RFID is the process by which items are uniquely identified using radio waves, and NFC is a specialized subset within the family of RFID technology. Specifically, NFC is a branch of High-Frequency (HF) RFID, and both operate at the 13.56 MHz frequency. NFC is designed to be a secure form of data exchange, and an NFC device is capable of being both an NFC reader and an NFC tag. This unique feature allows NFC devices to communicate peer-to-peer.
By definition, RFID is the method of uniquely identifying items using radio waves. At a minimum, an RFID system comprises a tag, a reader, and an antenna. The reader sends an interrogating signal to the tag via the antenna, and the tag responds with its unique information. RFID tags are either Active or Passive.
Active RFID tags contain their own power source giving them the ability to broadcast with a read range of up to 100 meters. Their long read range makes active RFID tags ideal for many industries where asset location and other improvements in logistics are important.
Passive RFID tags do not have their own power source. Instead, they are powered by the electromagnetic energy transmitted from the RFID reader.
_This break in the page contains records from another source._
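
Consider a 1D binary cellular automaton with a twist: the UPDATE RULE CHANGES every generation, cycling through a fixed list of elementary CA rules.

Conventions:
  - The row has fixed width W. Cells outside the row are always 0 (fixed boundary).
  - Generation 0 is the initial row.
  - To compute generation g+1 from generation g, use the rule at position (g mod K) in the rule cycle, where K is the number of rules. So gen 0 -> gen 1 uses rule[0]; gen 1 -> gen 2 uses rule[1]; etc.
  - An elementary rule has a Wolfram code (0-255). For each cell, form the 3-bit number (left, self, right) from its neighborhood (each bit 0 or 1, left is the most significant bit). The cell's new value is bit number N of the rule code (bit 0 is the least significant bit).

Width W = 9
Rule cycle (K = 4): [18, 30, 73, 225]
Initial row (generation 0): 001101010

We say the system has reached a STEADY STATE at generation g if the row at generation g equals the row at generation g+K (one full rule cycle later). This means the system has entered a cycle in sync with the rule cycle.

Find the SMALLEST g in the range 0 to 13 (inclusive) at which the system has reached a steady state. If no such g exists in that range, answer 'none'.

Gen 0: 001101010
Gen 1 (rule 18): 010000001
Gen 2 (rule 30): 111000011
Gen 3 (rule 73): 101011011
Gen 4 (rule 225): 010101101
Gen 5 (rule 18): 100000000
Gen 6 (rule 30): 110000000
Gen 7 (rule 73): 110111111
Gen 8 (rule 225): 011011111
Gen 9 (rule 18): 100000000
Gen 10 (rule 30): 110000000
Gen 11 (rule 73): 110111111
Gen 12 (rule 225): 011011111
Gen 13 (rule 18): 100000000
Gen 14 (rule 30): 110000000
Gen 15 (rule 73): 110111111
Gen 16 (rule 225): 011011111
Gen 17 (rule 18): 100000000

Answer: 5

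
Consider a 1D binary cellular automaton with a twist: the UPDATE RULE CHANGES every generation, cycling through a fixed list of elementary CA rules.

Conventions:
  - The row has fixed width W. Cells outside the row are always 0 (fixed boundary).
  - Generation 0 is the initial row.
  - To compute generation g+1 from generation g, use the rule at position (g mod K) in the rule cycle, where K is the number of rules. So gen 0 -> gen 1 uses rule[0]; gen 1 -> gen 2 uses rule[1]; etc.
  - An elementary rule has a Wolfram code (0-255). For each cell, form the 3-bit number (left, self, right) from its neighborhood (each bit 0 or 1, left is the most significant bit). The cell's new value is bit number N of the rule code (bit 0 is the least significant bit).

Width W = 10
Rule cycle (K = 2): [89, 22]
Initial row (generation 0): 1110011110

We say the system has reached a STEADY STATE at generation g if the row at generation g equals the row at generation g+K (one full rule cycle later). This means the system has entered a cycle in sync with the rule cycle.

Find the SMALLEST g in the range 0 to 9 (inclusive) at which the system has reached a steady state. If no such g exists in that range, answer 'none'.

Answer: 8

Derivation:
Gen 0: 1110011110
Gen 1 (rule 89): 1011010011
Gen 2 (rule 22): 1000011100
Gen 3 (rule 89): 0111010111
Gen 4 (rule 22): 1000010000
Gen 5 (rule 89): 0111001111
Gen 6 (rule 22): 1000110000
Gen 7 (rule 89): 0110111111
Gen 8 (rule 22): 1000000000
Gen 9 (rule 89): 0111111111
Gen 10 (rule 22): 1000000000
Gen 11 (rule 89): 0111111111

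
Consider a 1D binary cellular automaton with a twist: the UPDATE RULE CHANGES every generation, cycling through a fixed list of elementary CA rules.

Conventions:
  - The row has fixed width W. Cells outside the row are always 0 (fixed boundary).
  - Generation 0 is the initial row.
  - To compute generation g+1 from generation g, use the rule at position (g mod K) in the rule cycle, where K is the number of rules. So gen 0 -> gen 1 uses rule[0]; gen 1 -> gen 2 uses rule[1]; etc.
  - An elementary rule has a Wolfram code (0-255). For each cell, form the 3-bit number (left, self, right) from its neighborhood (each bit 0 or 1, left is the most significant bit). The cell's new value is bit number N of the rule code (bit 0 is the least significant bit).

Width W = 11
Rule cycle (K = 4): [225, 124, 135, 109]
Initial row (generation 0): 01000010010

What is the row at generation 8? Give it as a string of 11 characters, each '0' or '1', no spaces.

Gen 0: 01000010010
Gen 1 (rule 225): 00011000000
Gen 2 (rule 124): 00011100000
Gen 3 (rule 135): 11101001111
Gen 4 (rule 109): 10111001001
Gen 5 (rule 225): 01011000000
Gen 6 (rule 124): 01111100000
Gen 7 (rule 135): 10111001111
Gen 8 (rule 109): 11101001001

Answer: 11101001001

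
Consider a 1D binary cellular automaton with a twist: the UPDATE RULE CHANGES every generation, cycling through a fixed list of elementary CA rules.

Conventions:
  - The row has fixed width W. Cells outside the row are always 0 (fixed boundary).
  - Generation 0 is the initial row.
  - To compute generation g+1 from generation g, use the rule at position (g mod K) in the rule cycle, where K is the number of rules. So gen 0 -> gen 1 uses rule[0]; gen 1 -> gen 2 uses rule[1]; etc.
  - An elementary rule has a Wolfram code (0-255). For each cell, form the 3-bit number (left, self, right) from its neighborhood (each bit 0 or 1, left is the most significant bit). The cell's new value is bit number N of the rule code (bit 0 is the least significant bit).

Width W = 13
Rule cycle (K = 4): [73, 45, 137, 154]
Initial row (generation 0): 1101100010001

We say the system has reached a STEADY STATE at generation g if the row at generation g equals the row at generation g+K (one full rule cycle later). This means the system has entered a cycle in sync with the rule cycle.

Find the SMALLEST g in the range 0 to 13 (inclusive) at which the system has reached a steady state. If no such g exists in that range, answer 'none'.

Gen 0: 1101100010001
Gen 1 (rule 73): 1101101000100
Gen 2 (rule 45): 1011011010101
Gen 3 (rule 137): 0010010000000
Gen 4 (rule 154): 0101101000000
Gen 5 (rule 73): 0001100011111
Gen 6 (rule 45): 1101001010000
Gen 7 (rule 137): 1000000000111
Gen 8 (rule 154): 0100000001110
Gen 9 (rule 73): 0001111101010
Gen 10 (rule 45): 1101000011110
Gen 11 (rule 137): 1000011011100
Gen 12 (rule 154): 0100110011010
Gen 13 (rule 73): 0000110011000
Gen 14 (rule 45): 1110100010011
Gen 15 (rule 137): 1100001000010
Gen 16 (rule 154): 1010010100101
Gen 17 (rule 73): 0000000000000

Answer: none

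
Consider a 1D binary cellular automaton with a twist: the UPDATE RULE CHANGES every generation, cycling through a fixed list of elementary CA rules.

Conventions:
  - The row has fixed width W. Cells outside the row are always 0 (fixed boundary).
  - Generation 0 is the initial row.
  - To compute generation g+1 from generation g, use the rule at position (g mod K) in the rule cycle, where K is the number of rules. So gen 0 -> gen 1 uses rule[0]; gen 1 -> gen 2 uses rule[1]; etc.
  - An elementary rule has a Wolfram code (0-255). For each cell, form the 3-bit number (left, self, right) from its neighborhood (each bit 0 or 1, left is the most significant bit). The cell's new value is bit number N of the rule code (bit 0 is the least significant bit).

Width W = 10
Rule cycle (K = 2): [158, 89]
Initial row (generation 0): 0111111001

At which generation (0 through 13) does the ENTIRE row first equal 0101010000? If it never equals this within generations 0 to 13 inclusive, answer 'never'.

Answer: never

Derivation:
Gen 0: 0111111001
Gen 1 (rule 158): 1111110111
Gen 2 (rule 89): 1000010101
Gen 3 (rule 158): 1100110101
Gen 4 (rule 89): 1110110000
Gen 5 (rule 158): 1100101000
Gen 6 (rule 89): 1110000111
Gen 7 (rule 158): 1101001110
Gen 8 (rule 89): 1100101011
Gen 9 (rule 158): 1011101010
Gen 10 (rule 89): 0010100001
Gen 11 (rule 158): 0110110011
Gen 12 (rule 89): 0110111011
Gen 13 (rule 158): 1100110010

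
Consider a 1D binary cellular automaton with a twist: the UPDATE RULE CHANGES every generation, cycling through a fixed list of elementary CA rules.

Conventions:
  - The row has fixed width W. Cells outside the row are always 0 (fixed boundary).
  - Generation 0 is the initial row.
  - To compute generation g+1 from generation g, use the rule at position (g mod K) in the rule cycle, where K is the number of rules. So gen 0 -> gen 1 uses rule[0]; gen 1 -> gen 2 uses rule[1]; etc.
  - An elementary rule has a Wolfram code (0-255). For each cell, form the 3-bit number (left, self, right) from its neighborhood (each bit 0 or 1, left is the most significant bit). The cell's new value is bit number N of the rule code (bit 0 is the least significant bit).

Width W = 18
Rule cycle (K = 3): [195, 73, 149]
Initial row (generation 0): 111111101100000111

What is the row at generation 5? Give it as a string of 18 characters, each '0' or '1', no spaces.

Answer: 001010010100001011

Derivation:
Gen 0: 111111101100000111
Gen 1 (rule 195): 011111100101111011
Gen 2 (rule 73): 010000100001001011
Gen 3 (rule 149): 011110111101101000
Gen 4 (rule 195): 101110011100100011
Gen 5 (rule 73): 001010010100001011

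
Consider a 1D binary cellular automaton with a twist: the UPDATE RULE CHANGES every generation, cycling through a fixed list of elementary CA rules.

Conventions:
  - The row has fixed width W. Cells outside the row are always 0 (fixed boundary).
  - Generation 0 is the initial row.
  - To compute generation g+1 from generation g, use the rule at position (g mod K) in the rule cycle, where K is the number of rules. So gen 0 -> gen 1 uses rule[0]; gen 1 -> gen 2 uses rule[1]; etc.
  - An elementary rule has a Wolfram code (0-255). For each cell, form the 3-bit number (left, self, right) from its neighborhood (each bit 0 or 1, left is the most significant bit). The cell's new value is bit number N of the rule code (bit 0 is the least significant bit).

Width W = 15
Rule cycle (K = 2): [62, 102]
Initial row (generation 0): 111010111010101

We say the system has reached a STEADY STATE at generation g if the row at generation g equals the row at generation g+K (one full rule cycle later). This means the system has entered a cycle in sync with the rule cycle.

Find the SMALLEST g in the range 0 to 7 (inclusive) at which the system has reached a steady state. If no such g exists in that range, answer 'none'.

Answer: none

Derivation:
Gen 0: 111010111010101
Gen 1 (rule 62): 100111100111111
Gen 2 (rule 102): 101000101000001
Gen 3 (rule 62): 111101111100011
Gen 4 (rule 102): 000110000100101
Gen 5 (rule 62): 001101001111111
Gen 6 (rule 102): 010111010000001
Gen 7 (rule 62): 111100111000011
Gen 8 (rule 102): 000101001000101
Gen 9 (rule 62): 001111111101111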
Because the radio waves must be strong enough to power the tags, passive RFID tags have a read range from near contact and up to 25 meters.
Passive RFID tags primarily operate at three frequency ranges:
Low Frequency (LF) 125 -134 kHz, High Frequency (HF)13.56 MHz, Ultra High Frequency (UHF) 856 MHz to 960 MHz, Near-field communication devices operate at the same frequency (13.56 MHz) as HF RFID readers and tags. The standards and protocols of the NFC format is based on RFID standards outlined in ISO/IEC 14443, FeliCa, and the basis for parts of ISO/IEC 18092. These standards deal with the use of RFID in proximity cards.
As a finely honed version of HF RFID, near-field communication devices have taken advantage of the short read range limitations of its radio frequency.
Because NFC devices must be in close proximity to each other, usually no more than a few centimeters, it has become a popular choice for secure communication between consumer devices such as smartphones.
Peer-to-peer communication is a feature that sets NFC apart from typical RFID devices. An NFC device is able to act both as a reader and as a tag. This unique ability has made NFC a popular choice for contactless payment, a key driver in the decision by influential players in the mobile industry to include NFC in newer smartphones. Also, NFC smartphones pass along information from one smartphone to the other by tapping the two devices together, which turns sharing data such as contact info or photographs into a simple task. Recently, you may have seen advertising campaigns that used smart posters to pass information along to the consumers.
Also, NFC devices can read passive NFC tags, and some NFC devices are able to read passive HF RFID tags that are compliant with ISO 15693. The data on these tags can contain commands for the device such as opening a specific mobile application. You may start seeing HF RFID tags and NFC tags more frequently in advertisements, posters, and signs as it’s an efficient method to pass along information to consumers.
At the end of the day, NFC builds upon the standards of HF RFID and turns the limitations of its operating frequency into a unique feature of near-field communication.